PMC · DOI: 10.1093/jbcr/irae036.058 · Journal of Burn Care & Research: Official Publication of the American Burn Association · 2024-04-17

## TL;DR

Long-term burn survivors face significant unmet mental health needs, especially as time passes since their injury, with a particular gap in support for Spanish-speaking individuals.

## Contribution

This study identifies mental health support as a critical unmet need for long-term burn survivors, particularly those more than ten years post-injury.

## Key findings

- Survivors over ten years post-burn injury were at least five times more likely to report lack of mental health support as an unmet need.
- Spanish-speaking survivors reported a higher proportion of unmet needs related to support groups compared to English speakers.
- Burn injury is shown to have chronic, multifaceted impacts requiring ongoing mental health resources.

## Abstract

A National Trauma Research Action Plan identified the involvement of burn survivors as critical informants to determine the direction of research and clinical progress in the field. This study surveyed a nationwide sample of burn survivors to identify gaps in care and assess the importance of long-term challenges reported by survivors.

We prospectively surveyed burn survivors ages ≥18 from around the United States from March-June 2023. Survivors were reached through social media and email contact with the Phoenix Society for Burn Survivors. We elicited demographic info, burn history, continued impact of various symptoms on quality of life, treatments used, long-term difficulties faced, unmet needs, and advice for other survivors. Statistical analysis was performed to test our hypothesis that lack of access to mental health support/professionals would be identified as an unmet need in long-term burn survivors.

Of 178 survey respondents (60% Female, 78% White) the majority were at least ten years removed from the date of their burn injury (n=94, 53%). Compared to those with less than 3 years from their burn injury date, individuals with greater than 10 years, were at least 5 times more likely to note lack of access to mental health support [11-20 years OR 8.7, p< 0.001; >20 years OR 5.7, p=0.001] (See Table 1). Of note, despite a small number of Spanish speaking respondents, 60% of Spanish speakers reported lack of access to support groups was among their greatest unmet needs, compared to 37% of English speakers (p=0.184).

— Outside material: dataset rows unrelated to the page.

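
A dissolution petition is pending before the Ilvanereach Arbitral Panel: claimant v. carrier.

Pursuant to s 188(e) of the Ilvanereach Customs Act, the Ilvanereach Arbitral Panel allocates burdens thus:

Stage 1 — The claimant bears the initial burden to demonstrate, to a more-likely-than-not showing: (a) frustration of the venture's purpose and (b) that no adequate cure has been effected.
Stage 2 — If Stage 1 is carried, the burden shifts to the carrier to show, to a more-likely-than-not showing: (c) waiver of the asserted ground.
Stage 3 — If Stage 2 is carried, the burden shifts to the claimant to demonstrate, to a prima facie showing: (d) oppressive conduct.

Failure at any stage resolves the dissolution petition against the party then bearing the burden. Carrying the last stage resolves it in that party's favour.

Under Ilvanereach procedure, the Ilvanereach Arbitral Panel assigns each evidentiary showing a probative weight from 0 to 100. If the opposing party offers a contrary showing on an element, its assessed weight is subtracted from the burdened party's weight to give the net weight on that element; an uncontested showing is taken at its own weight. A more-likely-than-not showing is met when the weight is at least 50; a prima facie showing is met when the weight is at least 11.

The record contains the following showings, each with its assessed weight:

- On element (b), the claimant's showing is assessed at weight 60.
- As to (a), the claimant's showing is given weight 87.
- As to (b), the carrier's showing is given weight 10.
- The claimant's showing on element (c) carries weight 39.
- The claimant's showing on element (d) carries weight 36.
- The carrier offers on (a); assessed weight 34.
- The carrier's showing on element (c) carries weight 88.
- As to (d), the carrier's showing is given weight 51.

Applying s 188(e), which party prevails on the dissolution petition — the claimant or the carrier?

Stage 1 — burden on claimant; standard: a more-likely-than-not showing (weight is at least 50).
    (a): 87 − 34 = 53 ≥ 50 [met]
    (b): 60 − 10 = 50 ≥ 50 [met]
  Stage 1 is satisfied; the onus moves to the carrier.
Stage 2 — burden on carrier; standard: a more-likely-than-not showing (weight is at least 50).
    (c): 88 − 39 = 49 < 50 [not met]
  Stage 2 not carried; the carrier fails its burden.
The analysis ends at Stage 2; the claimant prevails.

claimant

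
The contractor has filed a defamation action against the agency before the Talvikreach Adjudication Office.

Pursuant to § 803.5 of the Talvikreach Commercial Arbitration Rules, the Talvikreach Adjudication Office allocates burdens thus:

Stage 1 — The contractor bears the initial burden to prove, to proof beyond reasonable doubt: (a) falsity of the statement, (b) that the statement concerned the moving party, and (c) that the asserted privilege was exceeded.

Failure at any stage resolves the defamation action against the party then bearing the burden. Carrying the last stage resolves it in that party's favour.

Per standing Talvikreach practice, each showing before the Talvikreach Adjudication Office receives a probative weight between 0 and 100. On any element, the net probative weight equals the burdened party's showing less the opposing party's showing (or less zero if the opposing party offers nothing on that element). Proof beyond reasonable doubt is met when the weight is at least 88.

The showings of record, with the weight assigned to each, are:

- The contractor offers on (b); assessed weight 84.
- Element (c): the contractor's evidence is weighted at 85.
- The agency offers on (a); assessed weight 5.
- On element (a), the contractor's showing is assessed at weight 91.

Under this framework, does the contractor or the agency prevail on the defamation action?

Stage 1 (contractor, proof beyond reasonable doubt, weight is at least 88): (a) net 91−5=86 < 88 — fails; (b) 84 < 88 — fails; (c) 85 < 88 — fails.
  The contractor does not carry Stage 1.
The agency prevails.

agency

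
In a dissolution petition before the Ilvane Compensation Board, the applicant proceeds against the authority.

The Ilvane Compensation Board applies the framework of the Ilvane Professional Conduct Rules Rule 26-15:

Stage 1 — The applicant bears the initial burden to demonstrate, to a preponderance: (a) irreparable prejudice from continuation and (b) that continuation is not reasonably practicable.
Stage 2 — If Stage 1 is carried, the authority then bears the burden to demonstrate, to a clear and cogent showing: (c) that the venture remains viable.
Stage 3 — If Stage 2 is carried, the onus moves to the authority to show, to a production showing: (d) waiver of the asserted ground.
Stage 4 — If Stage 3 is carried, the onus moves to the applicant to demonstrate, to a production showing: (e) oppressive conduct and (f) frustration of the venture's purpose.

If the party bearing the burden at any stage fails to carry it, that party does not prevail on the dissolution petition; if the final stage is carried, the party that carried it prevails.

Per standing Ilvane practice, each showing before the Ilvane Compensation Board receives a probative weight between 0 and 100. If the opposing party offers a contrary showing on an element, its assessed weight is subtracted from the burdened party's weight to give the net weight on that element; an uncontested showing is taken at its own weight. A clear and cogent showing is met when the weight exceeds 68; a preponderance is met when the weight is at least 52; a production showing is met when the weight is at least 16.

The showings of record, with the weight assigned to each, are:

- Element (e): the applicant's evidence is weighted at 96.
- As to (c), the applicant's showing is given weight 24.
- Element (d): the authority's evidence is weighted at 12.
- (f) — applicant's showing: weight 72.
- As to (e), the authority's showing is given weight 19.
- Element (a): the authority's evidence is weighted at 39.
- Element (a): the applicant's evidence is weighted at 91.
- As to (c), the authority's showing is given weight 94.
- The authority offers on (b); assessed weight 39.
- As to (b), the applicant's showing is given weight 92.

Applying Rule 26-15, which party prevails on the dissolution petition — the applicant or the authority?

At Stage 1 the applicant must meet a preponderance (weight is at least 52): on (a) the weight is 91 less the opposing 39 gives net 52, which does reach 52, so (a) meets the standard; on (b) the weight is 92 less the opposing 39 gives net 53, which does reach 52, so (b) meets the standard.
  Stage 1 is satisfied; the onus moves to the authority.
At Stage 2 the authority must meet a clear and cogent showing (weight exceeds 68): on (c) the weight is 94 less the opposing 24 gives net 70, > 68, so (c) meets the standard.
  Stage 2 carried; the burden remains with the authority.
At Stage 3 the authority must meet a production showing (weight is at least 16): on (d) the weight is 12, which does not reach 16, so (d) does not meet the standard.
  Stage 3 not carried; the authority fails its burden.
So the applicant prevails.

applicant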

This study highlights the need for ongoing access to mental health resources throughout the entire lifespan of burn survivors. Our findings emphasize that burn injury is not just an acute ailment, but a complex condition that evolves into a chronic, multifaceted disease. Additional studies should focus on the experiences of Spanish-speaking burn survivors, as this group has a clinically meaningful lack of access to support groups and was poorly represented in our sample.

This research calls for increased mental health support for long-term burn survivors. Providers must consider the chronic physical and psychological aspects of burn injury, striving to better equip patients for the future.